Updated: May 29, 2018
“Why doesn’t she just leave him …….?” A simple question that so many people ask when the subject of domestic abuse is discussed. If only it was that easy. Domestic Abuse carries many complex feelings and emotions. Fear, financial control, coercive control, threatening behaviour, physical abuse, emotional abuse, but also love.
Abusive men aren’t abusive when they meet their partner. They are usually charming and caring and show plenty of signs that they want to care and protect their partner. Domestic Abuse often happens subtly and over time and isn’t always obvious that it is happening.
Slowly over time, things start to change and become more and more difficult to live with. The partner who wants to check your phone messages, calls you when you are out to check you are where you say you are, hides your car keys/ house keys so that you can’t go out, causes arguments when family or close friends are over so that its “easier” to just not invite them and so you start to lose your support network.
Pat Craven has written many good books and devised a course for women called The Freedom Programme. This refers to “The Dominator” and gives clear explanations to various dominator traits used to control women. Pat Cravens books are available through Amazon UK and The Freedom Programme run group workshops which are available by contacting either The DASH Charity on 01753 549865 or the national freephone number for Womens Aid on 0808 2000 247.
Asking for help or support is often the hardest thing to do. Counselling offers you the chance to have one hour a week to work through what is right for you. Where aren’t your needs being met? how can they be met? what support do you have or need, what options are open to you?
Often, in an abusive relationship, there isn’t any time in the day to consider what is right for you. Counselling will give you that time, that space and in a confidential environment. We can work together to strengthen your self-belief and to work out what is best for you. I have had many women say to me, “what’s the point of counselling? It can’t change what’s happened and there is no point going over and over old, painful stuff”. My answer to that is, you are right, we can’t change what has happened, and often talking through old traumas can re-traumatise and cause fresh anxiety. What we can do is work at your pace, work with what you want to bring but more importantly, allow you to have a voice, to be heard, to speak out and have clarity on what you want or need to help you move forwards.

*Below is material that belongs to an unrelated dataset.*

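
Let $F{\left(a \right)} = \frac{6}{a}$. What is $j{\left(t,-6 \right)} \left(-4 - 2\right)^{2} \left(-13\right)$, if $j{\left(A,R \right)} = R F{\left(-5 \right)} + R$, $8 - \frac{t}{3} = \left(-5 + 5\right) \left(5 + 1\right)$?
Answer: $- \frac{2808}{5} \approx -561.6$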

In an abusive relationship, its easy to only focus on the negatives of what’s being told to you. Throw away comments like, “I never go out, I am scared of going out, I went to the shops briefly yesterday, but I’m rubbish and don’t go out.” My answer would be, “hang on, so you went out to the shops briefly yesterday? That’s huge, we need to look at that. You are telling yourself you are rubbish and don’t go out because you are scared. But you did it! You faced your fears and you went to the shops. What did it feel like? Did anything happen when you were at the shops?” We can look at things differently, with clarity, with hope and give you back what you feel you have lost. Confidence and yourself.